For those using Python to develop and apply machine learning algorithms, there are now a plethora of tools at your disposal. There are plenty of toolkits which collect a bunch of classic or standard models (my favourite of which is scikit-learn), but for various reasons these do not scale to larger data sets. With the exception of some use-cases like boosting or cross-validation, for example, few applications of these methods or model-fitting procedures can be parallelized simply. So what to do if you want your code to run faster, but cannot just throw more processors at the problem, and don’t want to reinvent a slightly better wheel?
One possible out is to use a high level GPU compiler. I have recently been looking into projects which combine accelerated computational abilities with NumPy’s un-adorned simplicity of expression. They all make use of GPUs for acceleration, and are of varying degrees of complexity to install and configure. Though these all depend on installing the CUDA-SDK and CUBLAS library in some form, both are easily installable via your linux package management system. For example, in debian wheezy / sid / experimental,
sudo apt-get install nvidia-cuda-dev nvidia-cuda-toolkit libcublas4 will do the trick.
- CUDAmat: this library wraps up various matrix operations in CUDA kernels, which are in turn backed by CUBLAS. Perhaps the simplest to install.
- Theano: this library does quite a lot in addition to pushing more complex calculations to a GPU device (also reliant on CUDA/CUBLAS). It also does symbolic differentiation, and has a pretty thriving user community. Definitely recommended.
- Numba: while I have not yet tried this package, it seems very promising. Travis Oliphant of NumPy fame is at the head of the company that is developing this NumPy-aware python compiler. It uses LLVM to compile decorated Python functions down into really fast byte-code. See Travis speak about it here, and Jake Vanderplas compare it with Cython here.
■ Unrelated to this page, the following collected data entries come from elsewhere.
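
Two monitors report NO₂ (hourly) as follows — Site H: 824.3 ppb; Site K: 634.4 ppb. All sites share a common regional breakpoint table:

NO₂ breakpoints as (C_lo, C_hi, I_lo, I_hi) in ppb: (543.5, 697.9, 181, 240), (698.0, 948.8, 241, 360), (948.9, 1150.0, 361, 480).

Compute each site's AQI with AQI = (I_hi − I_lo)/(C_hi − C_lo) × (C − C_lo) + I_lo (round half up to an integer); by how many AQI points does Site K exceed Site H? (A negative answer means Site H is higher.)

-85

Site H 824.3: bracket 698.0–948.8 → index 241–360; slope 119/250.8, offset 126.3.
AQI = 241 + 119/250.8·126.3 ≈ 300.93 ⇒ 301.
Site K: 634.4 ∈ [543.5, 697.9] ↔ index [181, 240].
181 + (634.4−543.5)·(240−181)/(697.9−543.5) = 181 + 90.9·59/154.4 ≈ 215.74, so AQI = 216.
AQIs: Site H=301, Site K=216. Site K (216) − Site H (301) = -85.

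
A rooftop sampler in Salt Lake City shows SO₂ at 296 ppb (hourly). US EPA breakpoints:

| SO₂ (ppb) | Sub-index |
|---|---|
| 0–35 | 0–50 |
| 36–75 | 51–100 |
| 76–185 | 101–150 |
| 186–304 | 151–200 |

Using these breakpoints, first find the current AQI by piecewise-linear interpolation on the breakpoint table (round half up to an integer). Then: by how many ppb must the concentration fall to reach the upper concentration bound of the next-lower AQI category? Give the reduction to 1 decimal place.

SO₂ 296: bracket 186–304 → index 151–200; slope 49/118, offset 110.
AQI = 151 + 49/118·110 ≈ 196.68 ⇒ 197.
Current AQI 197 is in the Unhealthy range (151–200). The next-lower category tops out at AQI 150, whose upper concentration bound is 185 ppb.
Reduction needed = 296 − 185 = 111.0 ppb.

111.0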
Just recently a CUDA compiler for Numba was announced, which is very promising.
My first experiments have been with Theano. Configuring it to work on the ARC of SciNet has been a bit of a pain, not having root access and all, but so far so good. Initial tests show a speed-up of a factor of about 40 when using the GPU versus the CPU (single threaded) on matrix product tasks. I should know in short order if the auto-encoder based dimensionality reduction model I proposed in December will stack up (see what I did there?) against PCA, ISOMAP and LLE.